Insurability of export credit risks (2003), Alsem, K.J., Antufjew, J., Huizingh, K.R.E., Koning, R.H., Sterken, E., and Woltil, M., Universiteit van Groningen; Kamerstukken II 2002/03, 28 600, IXB, nr. 22. Tevens zij verwezen naar een uitgave van de credit notes over de risicodracht (juli 2004, http://www.atradius.com/nl/dutchstatebusiness/documenten/creditnotes/010creditnotesarchief. jsp).
Daarnaast speelt De Nederlandsche Bank, blijkens deze brief, een rol in het acceptatieschade- en incassoproces, alsmede in het internationale overleg.
Vergelijk de memorie van toelichting bij het wetsvoorstel voor de Kaderwet financiële verstrekkingen Financiën (Kamerstukken II 1994/95, 24 176, nr. 3, blz. 6).

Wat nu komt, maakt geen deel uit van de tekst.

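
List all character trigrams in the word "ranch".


Word: "ranch" (length 5)
Number of trigrams = 5 - 3 + 1 = 3
  Position 0: "ran"
  Position 1: "anc"
  Position 2: "nch"
Trigrams = "ran", "anc", "nch"


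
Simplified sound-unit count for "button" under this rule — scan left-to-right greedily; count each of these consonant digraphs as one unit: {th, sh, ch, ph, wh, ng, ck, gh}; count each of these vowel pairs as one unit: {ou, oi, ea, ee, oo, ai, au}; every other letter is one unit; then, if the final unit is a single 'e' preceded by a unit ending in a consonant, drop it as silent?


Word: "button" (6 letters)
Left-to-right scan:
  1. 'b' (letter)
  2. 'u' (letter)
  3. 't' (letter)
  4. 't' (letter)
  5. 'o' (letter)
  6. 'n' (letter)
Units from scan: 6
Sound units = 6 units


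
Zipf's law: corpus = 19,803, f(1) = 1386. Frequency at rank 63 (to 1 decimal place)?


Zipf's law: f(r) = f(1) / r
f(1) = 1386
f(63) = 1386 / 63
= 22.0 occurrences


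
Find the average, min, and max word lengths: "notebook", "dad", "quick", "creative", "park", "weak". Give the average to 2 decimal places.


Lengths: "notebook"=8, "dad"=3, "quick"=5, "creative"=8, "park"=4, "weak"=4
Sum = 32, Count = 6
Average = 32/6 = 5.33
= avg=5.33, min=3, max=8


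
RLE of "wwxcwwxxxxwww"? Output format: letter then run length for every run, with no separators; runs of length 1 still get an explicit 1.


String: "wwxcwwxxxxwww"
Scanning for consecutive runs:
  'w' x 2
  'x' x 1
  'c' x 1
  'w' x 2
  'x' x 4
  'w' x 3
RLE = "w2x1c1w2x4w3"


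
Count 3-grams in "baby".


Word: "baby" (length 4)
Number of 3-grams = length - 3 + 1 = 4 - 3 + 1
= 2


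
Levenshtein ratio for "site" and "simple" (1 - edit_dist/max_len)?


Word 1: "site" (length 4)
Word 2: "simple" (length 6)
One optimal edit sequence:
  1. keep 's'
  2. keep 'i'
  3. insert 'm'  (+1)
  4. insert 'p'  (+1)
  5. substitute 't' -> 'l'  (+1)
  6. keep 'e'
Edit distance = 3
Max length = max(4, 6) = 6
Similarity = 1 - 3/6
= 0.5000


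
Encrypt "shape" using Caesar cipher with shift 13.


Word: "shape"
Shift: 13
Each letter → (letter + shift) mod 26:
  's' (18) + 13 = 5 → 'f'
  'h' (7) + 13 = 20 → 'u'
  'a' (0) + 13 = 13 → 'n'
  'p' (15) + 13 = 2 → 'c'
  'e' (4) + 13 = 17 → 'r'
Result = "funcr"


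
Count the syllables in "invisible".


Word: "invisible"
Syllable breakdown: in-vis-i-ble
Counting: 4 parts
= 4 syllables


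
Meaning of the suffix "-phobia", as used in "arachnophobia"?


Suffix: -phobia
As in: arachnophobia -> arachno- + -phobia
Meaning = fear of


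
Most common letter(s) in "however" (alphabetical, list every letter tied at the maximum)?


Word: "however"
Letter counts:
  'e': 2
  'h': 1
  'o': 1
  'r': 1
  'v': 1
  'w': 1
Maximum count = 2
Most frequent = 'e' (2 times each)


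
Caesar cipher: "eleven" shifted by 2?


Word: "eleven"
Shift: 2
Each letter → (letter + shift) mod 26:
  'e' (4) + 2 = 6 → 'g'
  'l' (11) + 2 = 13 → 'n'
  'e' (4) + 2 = 6 → 'g'
  'v' (21) + 2 = 23 → 'x'
  'e' (4) + 2 = 6 → 'g'
  'n' (13) + 2 = 15 → 'p'
Result = "gngxgp"


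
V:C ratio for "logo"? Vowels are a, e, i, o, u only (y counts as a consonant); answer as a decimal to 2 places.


Word: "logo"
Vowels (a,e,i,o,u): 2
Consonants: 2
Ratio = 2/2
= 1.00


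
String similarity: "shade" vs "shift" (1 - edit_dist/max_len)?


Word 1: "shade" (length 5)
Word 2: "shift" (length 5)
One optimal edit sequence:
  1. keep 's'
  2. keep 'h'
  3. substitute 'a' -> 'i'  (+1)
  4. substitute 'd' -> 'f'  (+1)
  5. substitute 'e' -> 't'  (+1)
Edit distance = 3
Max length = max(5, 5) = 5
Similarity = 1 - 3/5
= 0.4000


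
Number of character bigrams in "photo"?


Word: "photo" (length 5)
Number of 2-grams = length - 2 + 1 = 5 - 2 + 1
= 4


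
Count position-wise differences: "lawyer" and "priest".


Comparing character by character (same length = 6):
  Pos 0: 'l' vs 'p' !=
  Pos 1: 'a' vs 'r' !=
  Pos 2: 'w' vs 'i' !=
  Pos 3: 'y' vs 'e' !=
  Pos 4: 'e' vs 's' !=
  Pos 5: 'r' vs 't' !=
Hamming distance = 6


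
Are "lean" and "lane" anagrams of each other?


Word 1: "lean" → sorted: aeln
Word 2: "lane" → sorted: aeln
Same letters? aeln == aeln
Anagram = Yes


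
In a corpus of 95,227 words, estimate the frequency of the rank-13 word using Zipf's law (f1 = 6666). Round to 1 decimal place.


Zipf's law: f(r) = f(1) / r
f(1) = 6666
f(13) = 6666 / 13
= 512.8 occurrences


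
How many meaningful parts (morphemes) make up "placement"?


Word: "placement"
Morphemes: place | -ment
Each morpheme carries meaning
= 2 morphemes


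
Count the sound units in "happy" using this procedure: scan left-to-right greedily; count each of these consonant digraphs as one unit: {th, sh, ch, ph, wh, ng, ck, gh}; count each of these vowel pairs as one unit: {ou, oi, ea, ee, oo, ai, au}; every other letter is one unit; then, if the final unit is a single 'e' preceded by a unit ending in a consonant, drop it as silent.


Word: "happy" (5 letters)
Left-to-right scan:
  [1] 'h' (letter)
  [2] 'a' (letter)
  [3] 'p' (letter)
  [4] 'p' (letter)
  [5] 'y' (letter)
Units from scan: 5
Sound units = 5 units


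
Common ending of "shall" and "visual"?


Word 1: "shall"
Word 2: "visual"
Comparing from end:
  Pos -1: 'l' == 'l'
  Pos -2: 'l' != 'a' (stop)
LCS = "l" (length 1)


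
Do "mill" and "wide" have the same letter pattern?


Pattern of "mill": [0, 1, 2, 2]
Pattern of "wide": [0, 1, 2, 3]
Patterns do not match
Same pattern = No


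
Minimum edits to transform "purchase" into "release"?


Word 1: "purchase" (length 8)
Word 2: "release" (length 7)
One optimal edit sequence (insert/delete/substitute each cost 1):
  1. delete 'p'  (+1)
  2. substitute 'u' -> 'r'  (+1)
  3. substitute 'r' -> 'e'  (+1)
  4. substitute 'c' -> 'l'  (+1)
  5. substitute 'h' -> 'e'  (+1)
  6. keep 'a'
  7. keep 's'
  8. keep 'e'
Total edit operations: 5
Edit distance = 5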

Bij acceptatie wordt weliswaar een besluit genomen, maar slechts ter voorbereiding van een privaatrechtelijke rechtshandeling, waartegen op grond van artikel 8:3 van de Algemene wet bestuursrecht geen beroep bij de bestuursrechter openstaat. Dit strookt ook met de contractsvrijheid van de Staat bij de EKV, en het feit dat hij geen contractsplicht heeft.
Zie o.a. zaken C-231/03, Coname, Jurispr. 2005, blz. I-7287, C-458/03, Parking Brixen, Jurispr. 2005, blz. I-8585, C-260/04, Commissie – Italië, Jurispr. 2007, blz. I-00 000, CC-507/03, Commissie – Ierland, Jurispr. 2007, blz. I-00000.